O estilo muda na segunda parte. Passaram-se seis anos. Guido e Dora tiveram um menino, Giosué, enquanto a Europa mergulhava na Segunda Guerra e começava a perseguição contra os judeus.
Em 1944, Guido e Giosué são presos pelos nazistas e arrastados até o trem que vai levá-los ao campo de concentração. Dora, que não é judia, decide ir junto.
No campo, Guido tenta preservar o menino da violência. A solução encontrada é fingir que tudo não passa de um jogo, e que respeitando as regras do campo será possível ganhar o "primeiro prêmio": um tanque de verdade.
Esqueçam "A Lista de Schindler", de Spielberg, ou "A Trégua", do italiano Francesco Rosi. "La Vita È Bella" não tem nenhuma pretensão de realismo documentativo. "Não quis descrever com precisão os campos de concentração ou a Itália dos anos 40", explicou Benigni.
"Meu filme é apenas uma fábula amarga. O protagonista é um italiano como outro qualquer, que só descobre ser judeu quando começam as persecuções raciais.
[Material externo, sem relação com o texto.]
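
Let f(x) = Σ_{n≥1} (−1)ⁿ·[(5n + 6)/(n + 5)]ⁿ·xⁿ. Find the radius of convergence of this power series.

By the Cauchy root test, |a_n|^(1/n) = (5n + 6)/(n + 5) → 5.
Thus R = 1/(5) = 1/5.

R = 1/5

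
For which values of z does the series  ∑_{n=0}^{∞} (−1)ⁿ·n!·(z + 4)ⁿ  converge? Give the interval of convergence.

The ratio of consecutive coefficients is (n+1) → ∞.
The terms grow without bound for any (z + 4) ≠ 0, so R = 0 (convergence only at z = -4).

{-4}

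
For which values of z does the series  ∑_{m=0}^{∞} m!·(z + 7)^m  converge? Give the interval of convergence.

{-7}

The ratio of consecutive coefficients is (m+1) → ∞.
The terms grow without bound for any (z + 7) ≠ 0, so R = 0 (convergence only at z = -7).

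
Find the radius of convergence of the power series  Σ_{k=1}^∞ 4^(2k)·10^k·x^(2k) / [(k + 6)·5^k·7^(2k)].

R = 7√2/8

Apply the ratio test: |a_{k+1}| / |a_k| = [(k + 6)/((k+1) + 6)] · 16·10/(5·49), which tends to 32/49 as k → ∞.
Successive powers of x differ by 2, so the series converges when |x|² · 32/49 < 1, i.e. |x| < √(49/32). So R = 7√2/8.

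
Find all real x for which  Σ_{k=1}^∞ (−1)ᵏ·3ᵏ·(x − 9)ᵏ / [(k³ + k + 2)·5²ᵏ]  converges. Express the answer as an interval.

[2/3, 52/3]

Apply the ratio test: |a_{k+1}| / |a_k| = [(k³ + k + 2)/((k+1)³ + (k+1) + 2)] · 3/25, which tends to 3/25 as k → ∞.
The series converges when 3/25 · |x − 9| < 1, giving R = 25/3.
Endpoint x = 52/3: the terms are on the order of 1/k³, so the series converges absolutely by comparison with the p-series (p = 3 > 1).
Check x = 2/3: the series is dominated by a constant times Σ 1/k³, which converges (p = 3 > 1).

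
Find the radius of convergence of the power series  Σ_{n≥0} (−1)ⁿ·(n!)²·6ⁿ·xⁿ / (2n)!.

R = 2/3

Ratio test: |a_{n+1}/a_n| = (n+1)²/[(2n+1)·(2n+2)] · 6 → 3/2 as n → ∞.
Convergence for |x| · 3/2 < 1, i.e. |x| < 2/3. So R = 2/3.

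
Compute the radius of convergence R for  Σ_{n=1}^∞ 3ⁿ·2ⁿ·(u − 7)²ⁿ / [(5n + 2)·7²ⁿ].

Ratio test: |a_{n+1}/a_n| = [(5n + 2)/(5(n+1) + 2)] · 3·2/49 → 6/49 as n → ∞.
Since the exponent of (u − 7) increases by 2 each term, convergence requires |u − 7|² < 49/6, hence R = 7√6/6.

R = 7√6/6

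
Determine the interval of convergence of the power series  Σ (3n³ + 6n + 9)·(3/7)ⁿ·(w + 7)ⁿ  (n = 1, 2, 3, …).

Apply the ratio test: |a_{n+1}| / |a_n| = [(3(n+1)³ + 6(n+1) + 9)/(3n³ + 6n + 9)] · 3/7, which tends to 3/7 as n → ∞.
Hence the series converges for |w + 7| < 1/(3/7) = 7/3, so the radius of convergence is 7/3.
Endpoint w = -14/3: the terms have absolute value of order n³, which does not tend to 0, so the series diverges by the divergence test.
Check w = -28/3: the terms do not tend to 0, so the series diverges.

(-28/3, -14/3)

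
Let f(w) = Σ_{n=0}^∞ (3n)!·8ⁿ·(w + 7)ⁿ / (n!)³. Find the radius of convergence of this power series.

Ratio test: |a_{n+1}/a_n| = (3n+1)·(3n+2)·(3n+3)/(n+1)³ · 8 → 216 as n → ∞.
The series converges when 216 · |w + 7| < 1, giving R = 1/216.

R = 1/216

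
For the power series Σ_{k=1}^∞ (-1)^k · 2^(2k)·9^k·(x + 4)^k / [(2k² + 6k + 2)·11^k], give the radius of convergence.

Ratio test: |a_{k+1}/a_k| = [(2k² + 6k + 2)/(2(k+1)² + 6(k+1) + 2)] · 4·9/11 → 36/11 as k → ∞.
Hence the series converges for |x + 4| < 1/(36/11) = 11/36, so the radius of convergence is 11/36.

R = 11/36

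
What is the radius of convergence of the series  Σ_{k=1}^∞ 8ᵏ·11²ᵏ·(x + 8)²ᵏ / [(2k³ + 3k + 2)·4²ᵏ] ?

R = √2/11

Ratio test: |a_{k+1}/a_k| = [(2k³ + 3k + 2)/(2(k+1)³ + 3(k+1) + 2)] · 8·121/16 → 121/2 as k → ∞.
Since the exponent of (x + 8) increases by 2 each term, convergence requires |x + 8|² < 2/121, hence R = √2/11.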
Isso torna a história ainda mais atroz." A escolha de usar dois registros diferentes -comédia e tragédia- serve para sublinhar o elemento de casualidade na sorte de milhões de vítimas do Holocausto. "É uma espécie de citação do Eclesiaste: um tempo para rir, outro para chorar", disse Benigni. "Eu quis contar uma historia de coragem e de amor. Não é uma análise histórica: fascismo e nazismo são descritos como monstros negros e informes."
O público e a maior parte da crítica adoraram. O filme, que custou US$ 5,5 milhões, já rendeu mais de US$ 28 milhões e teve resenhas elogiosas nos principais jornais italianos.
O êxito comercial foi tamanho que, caso raro para um filme italiano, a distribuidora norte-americana Miramax comprou os direitos mundiais e vai lançar o filme em vários países. Para o mercado dos EUA, Benigni aceitou alterar a montagem de algumas cenas.
A comunidade judia italiana também aprovou. Benigni não é judeu ("como dizia Chaplin, é uma honra que não tenho", declarou certa vez), mas a estréia do filme, em dezembro passado, foi organizada pelo Centro de Documentação Hebraica Contemporânea (Cdec), que ajudou nas pesquisas históricas e na produção.
Alguns sobreviventes dos campos de concentração participaram das filmagens, corrigindo detalhes e sugerindo mudanças no roteiro escrito por Vincenzo Cerami.
No fim da projeção de estréia, o rabino Elio Toaff, figura carismática da comunidade em Roma, levantou e foi abraçar Benigni.
Houve algumas reações desfavoráveis a "La Vita È Bella", quase todas ligadas à reconstrução da vida no campo de concentração.
Jaques Mandelbaum, crítico do jornal francês "Le Monde", por exemplo, chegou a escrever que o filme de Benigni é "a primeira comédia negacionista da história do cinema". Na Europa, foi definido como "negacionismo" a posição de alguns historiadores, os chamados revisionistas, que negam ou minimizam a realidade do Holocausto.